Retreatment of patients previously failed by predominantly first-generation NS5A inhibitor-containing DAA therapy with SOF/VEL/VOX has been evaluated in both the POLARIS-1 and POLARIS-4 phase-II and III studies.[10] In these studies, SOF/VEL/VOX showed a very high SVR rate in GT1-infected patients (222/228; 97% SVR); however, a slightly lower SVR rate was observed in GT3 patients (126/132; 95% SVR). In addition, a number of studies have evaluated the observed real-world outcomes of SOF/VEL/VOX retreatment. The largest cohort (n = 573) reported by Belperio et al,[11] showed lower SVR rates than in the POLARIS 1 and 4 studies for all genotypes (GT1: 429/473; 91% SVR, GT2: 18/20; 90% SVR, GT3: 42/46; 91% SVR, GT4: 12/12; 100% SVR). This study also showed that the SVR rate for those who had received SOF/VEL as first-line therapy, was reduced for GTs 1–3 (GT1: 15/19; 79% SVR, GT2: 13/15; 87% SVR, GT3: 11/13; 85% SVR). In an Italian cohort,[12] the SVR rate was 95% (162/169) with cirrhosis and hepatocellular carcinoma (HCC) being associated with treatment failure, however, there was no significant difference between the SVR rates of patients with different genotypes (GT1: 98/101; 97% SVR, GT2: 17/17; 100% SVR, GT3: 33/36; 91% SVR, GT4: 14/15; 93% SVR). Finally, Llaneras et al[13] reported an overall SVR rate of 95% (128/135) with 100% in patients with GT1 (82/82) and GT2 (7/7) infection, 80% (24/30) in GT3 and 93% (13/14) in GT4. SVR rates were significantly lower in patients with cirrhosis (89%, p = .05), or those with GT3 infection (80%, p < .001), whilst patients with GT3 infection and cirrhosis had the lowest SVR rate (69%).

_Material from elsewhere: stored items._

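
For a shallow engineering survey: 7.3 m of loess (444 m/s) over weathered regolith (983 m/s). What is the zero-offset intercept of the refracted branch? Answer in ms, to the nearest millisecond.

29 ms

θ_c = arcsin(V₁/V₂) = arcsin(444/983) = 26.85°; cos θ_c = 0.8922.
tᵢ = 2h·cos θ_c / V₁ = 2·7.3·0.8922 / 444 = 0.02934 s.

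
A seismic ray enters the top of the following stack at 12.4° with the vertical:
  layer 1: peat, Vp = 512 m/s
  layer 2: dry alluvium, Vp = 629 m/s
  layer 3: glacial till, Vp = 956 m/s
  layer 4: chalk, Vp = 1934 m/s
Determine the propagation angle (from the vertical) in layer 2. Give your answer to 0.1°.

Ray parameter p = sin 12.4° / 512 = 4.1940e-04 s/m.
sin θ_2 = p·V_2 = 4.1940e-04 × 629 = 0.2638.
θ_2 = 15.30° from the vertical.

15.3°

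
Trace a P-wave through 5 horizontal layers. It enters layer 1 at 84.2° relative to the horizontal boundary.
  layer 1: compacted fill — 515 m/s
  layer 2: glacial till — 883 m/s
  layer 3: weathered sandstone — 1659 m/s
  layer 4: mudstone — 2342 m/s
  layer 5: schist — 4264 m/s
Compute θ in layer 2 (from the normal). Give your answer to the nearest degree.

10°

From the normal: θ₁ = 90° − 84.2° = 5.8°.
Ray parameter p = sin 5.8° / 515 = 1.9623e-04 s/m.
sin θ_2 = p·V_2 = 1.9623e-04 × 883 = 0.1733.
θ_2 = 9.98° from the vertical.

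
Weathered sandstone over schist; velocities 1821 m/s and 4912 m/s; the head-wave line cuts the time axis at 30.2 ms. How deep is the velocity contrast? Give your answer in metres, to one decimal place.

h = tᵢ·V₁·V₂ / (2·√(V₂²−V₁²)).
√(V₂²−V₁²) = √(4912² − 1821²) = 4562.0 m/s.
h = 0.0302 s × 1821 × 4912 / (2 × 4562.0) = 29.61 m.

29.6 m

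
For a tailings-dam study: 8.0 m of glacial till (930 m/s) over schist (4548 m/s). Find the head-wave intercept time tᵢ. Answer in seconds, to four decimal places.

0.0168 s

tᵢ = 2h·√(V₂²−V₁²)/(V₁V₂).
√(V₂²−V₁²) = √(4548²−930²) = 4451.9 m/s.
tᵢ = 2·8.0·4451.9/(930·4548) = 0.01684 s.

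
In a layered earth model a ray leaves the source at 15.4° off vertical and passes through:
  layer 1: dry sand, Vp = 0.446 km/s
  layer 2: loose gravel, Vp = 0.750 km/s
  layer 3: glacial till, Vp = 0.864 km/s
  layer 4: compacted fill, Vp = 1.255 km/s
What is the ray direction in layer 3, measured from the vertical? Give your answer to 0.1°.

31.0°

Ray parameter p = sin 15.4° / 0.446 = 5.9542e-01 s/km.
sin θ_3 = p·V_3 = 5.9542e-01 × 0.864 = 0.5144.
θ_3 = arcsin 0.5144 = 30.96°.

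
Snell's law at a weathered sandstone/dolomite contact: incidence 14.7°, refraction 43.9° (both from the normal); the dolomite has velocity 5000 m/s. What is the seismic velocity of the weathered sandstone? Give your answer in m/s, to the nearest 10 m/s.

1830 m/s

Snell's law: sin 14.7°/V₁ = sin 43.9°/V₂.
V₁ = V₂·sin 14.7°/sin 43.9° = 5000 × 0.3660 = 1829.80 m/s.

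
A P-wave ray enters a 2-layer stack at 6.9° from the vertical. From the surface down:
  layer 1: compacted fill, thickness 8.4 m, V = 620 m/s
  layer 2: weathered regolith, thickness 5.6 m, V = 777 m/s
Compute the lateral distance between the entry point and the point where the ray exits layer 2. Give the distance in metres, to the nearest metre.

Apply Snell's law at each interface; in layer i the horizontal offset is hᵢ·tan θᵢ.
Layer 1: θ = 6.90°; offset = 8.4·tan 6.90° = 1.017 m.
Layer 2: sin θ = 777·sin 6.9°/620 = 0.1506, θ = 8.66°; offset = 5.6·tan 8.66° = 0.853 m.
Total horizontal offset = 1.869 m.

2 m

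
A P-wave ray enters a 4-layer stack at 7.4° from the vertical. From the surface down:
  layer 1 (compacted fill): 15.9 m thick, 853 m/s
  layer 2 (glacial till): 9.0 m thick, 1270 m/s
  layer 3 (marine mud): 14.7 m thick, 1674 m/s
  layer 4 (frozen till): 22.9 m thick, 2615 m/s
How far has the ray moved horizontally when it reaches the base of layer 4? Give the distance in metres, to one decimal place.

Apply Snell's law at each interface; in layer i the horizontal offset is hᵢ·tan θᵢ.
Layer 1: θ = 7.40°; offset = 15.9·tan 7.40° = 2.065 m.
Layer 2: sin θ = 1270·sin 7.4°/853 = 0.1918, θ = 11.06°; offset = 9.0·tan 11.06° = 1.758 m.
Layer 3: sin θ = 1674·sin 7.4°/853 = 0.2528, θ = 14.64°; offset = 14.7·tan 14.64° = 3.840 m.
Layer 4: sin θ = 2615·sin 7.4°/853 = 0.3948, θ = 23.26°; offset = 22.9·tan 23.26° = 9.842 m.
Total horizontal offset = 17.505 m.

17.5 m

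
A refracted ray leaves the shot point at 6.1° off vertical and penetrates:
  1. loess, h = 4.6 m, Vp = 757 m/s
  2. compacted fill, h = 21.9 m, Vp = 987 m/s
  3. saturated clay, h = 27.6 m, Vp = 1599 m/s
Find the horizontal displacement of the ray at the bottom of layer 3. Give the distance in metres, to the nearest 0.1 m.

p = sin θ₁/V₁ = sin 6.1°/757 = 1.4038e-04 s/m is conserved through the stack.
Layer 1: θ = 6.10°; offset = 4.6·tan 6.10° = 0.492 m.
Layer 2: sin θ = p·987 = 0.1386 → θ = 7.96°; offset = 21.9·tan 7.96° = 3.064 m.
Layer 3: sin θ = p·1599 = 0.2245 → θ = 12.97°; offset = 27.6·tan 12.97° = 6.357 m.
Total horizontal offset = 9.913 m.

9.9 m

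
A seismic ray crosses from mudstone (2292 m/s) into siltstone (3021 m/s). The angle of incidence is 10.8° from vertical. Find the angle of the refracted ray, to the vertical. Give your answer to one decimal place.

14.3°

Snell's law: sin θ₂ = (V₂/V₁)·sin θ₁ = (3021/2292)·sin 10.8° = 0.2470.
θ₂ = arcsin 0.2470 = 14.30° from the normal.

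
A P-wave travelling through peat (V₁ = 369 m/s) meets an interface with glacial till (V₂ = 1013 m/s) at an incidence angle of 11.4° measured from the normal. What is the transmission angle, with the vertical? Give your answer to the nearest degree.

sin θ₁/V₁ = sin θ₂/V₂ ⇒ sin θ₂ = 1013·sin 11.4°/369 = 1013·0.1977/369 = 0.5426.
θ₂ = sin⁻¹(0.5426) = 32.86° (from vertical).

33°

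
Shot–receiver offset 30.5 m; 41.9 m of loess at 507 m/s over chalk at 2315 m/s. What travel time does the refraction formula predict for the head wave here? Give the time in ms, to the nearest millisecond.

t = x/V₂ + 2h·√(V₂²−V₁²)/(V₁V₂).
√(V₂²−V₁²) = √(2315²−507²) = 2258.8 m/s; delay term = 2·41.9·2258.8/(507·2315) = 0.16127 s.
t = 30.5/2315 + 0.16127 = 0.17445 s.

174 ms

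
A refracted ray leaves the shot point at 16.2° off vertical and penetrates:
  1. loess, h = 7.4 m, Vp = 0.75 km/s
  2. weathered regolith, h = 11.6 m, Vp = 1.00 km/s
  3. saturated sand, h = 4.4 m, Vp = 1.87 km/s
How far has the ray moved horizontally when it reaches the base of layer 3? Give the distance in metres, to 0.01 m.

11.06 m

p = sin θ₁/V₁ = sin 16.2°/0.75 = 3.7199e-01 s/km is conserved through the stack.
Layer 1: θ = 16.20°; offset = 7.4·tan 16.20° = 2.1499 m.
Layer 2: sin θ = p·1.00 = 0.3720 → θ = 21.84°; offset = 11.6·tan 21.84° = 4.6487 m.
Layer 3: sin θ = p·1.87 = 0.6956 → θ = 44.08°; offset = 4.4·tan 44.08° = 4.2604 m.
Σ offsets = 11.0590 m.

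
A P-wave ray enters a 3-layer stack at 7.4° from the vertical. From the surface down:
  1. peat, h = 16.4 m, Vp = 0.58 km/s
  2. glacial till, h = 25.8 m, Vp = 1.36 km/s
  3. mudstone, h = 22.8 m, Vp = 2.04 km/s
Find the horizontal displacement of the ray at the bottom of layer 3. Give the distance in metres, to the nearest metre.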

Despite these studies there remains limited data on SOF/VEL/VOX retreatment from the real-world setting, particularly for patients with GT3 infection following unsuccessful therapy with pan-genotypic DAA regimens. These data are required to inform optimal retreatment strategies. In this paper, we report the outcomes of 144 patients failed by first-line DAA therapy and retreated with SOF/VEL/VOX. We then analyse the effect of clinical characteristics and RAS on SOF/VEL/VOX retreatment.